In Real Life by Cory Doctorow and Jen Wang is a young adult graphic novel currently scheduled for release on October 14 2014. Anda loves Coarsegold Online, the massively-multiplayer role playing game that she spends most of her free time on. It's a place where she can be a leader, a fighter, a hero. It's a place where she can meet people from all over the world, and make friends. Gaming is, for Anda, entirely a good thing. Things become more complicated when Anda befriends a gold farmer, a poor Chinese kid whose real life job is acting in game to collect valuable objects to be sold to other players. While against the rules in Coarsegold, but Anda realizes that questions of right and wrong are a lot less straightforward when a real person's real livelihood is at stake. 

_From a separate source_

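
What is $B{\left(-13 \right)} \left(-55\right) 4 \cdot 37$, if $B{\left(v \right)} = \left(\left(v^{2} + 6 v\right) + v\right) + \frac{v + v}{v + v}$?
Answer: $-643060$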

In Real Life is a graphic novel that really tackles some tough topics. It tackles the lack of respect women and girls get in gaming, the technicalities of what is right and wrong in game,  how goos some of us have it, how bad other people’s live can be, and how game life and real life can effect each other. Right and wrong is rarely as cut and dry as we would like to believe. There are shades of grey, even in fictional worlds. Anda is a girl that is great with computers and offered a chance to take part in a new game, in an all girl guild. While trying to make a name for herself she has the chance to help eliminate gold farmer, only to see that doing something that removes players breaking the rules is still not always the right thing to do. Taking the time to talk and learn about another gamer brings about great understanding, but also causes trouble that is not easily resolved. The art work was a perfect pairing with the story and dialogue, resulting in a perfect glimpse of how complicated life can be. 

In Real Life is a sensitive, thoughtful look at adolescence, gaming, poverty, and culture-clash. I think every computer savvy reader, and every gamer, will get something remarkable from this book. Readers that are neither internet or game savvy should still give this graphic novel a chance, it does a good job of explaining why some people love gaming so much as well as how complex the ties of the internet and economy are.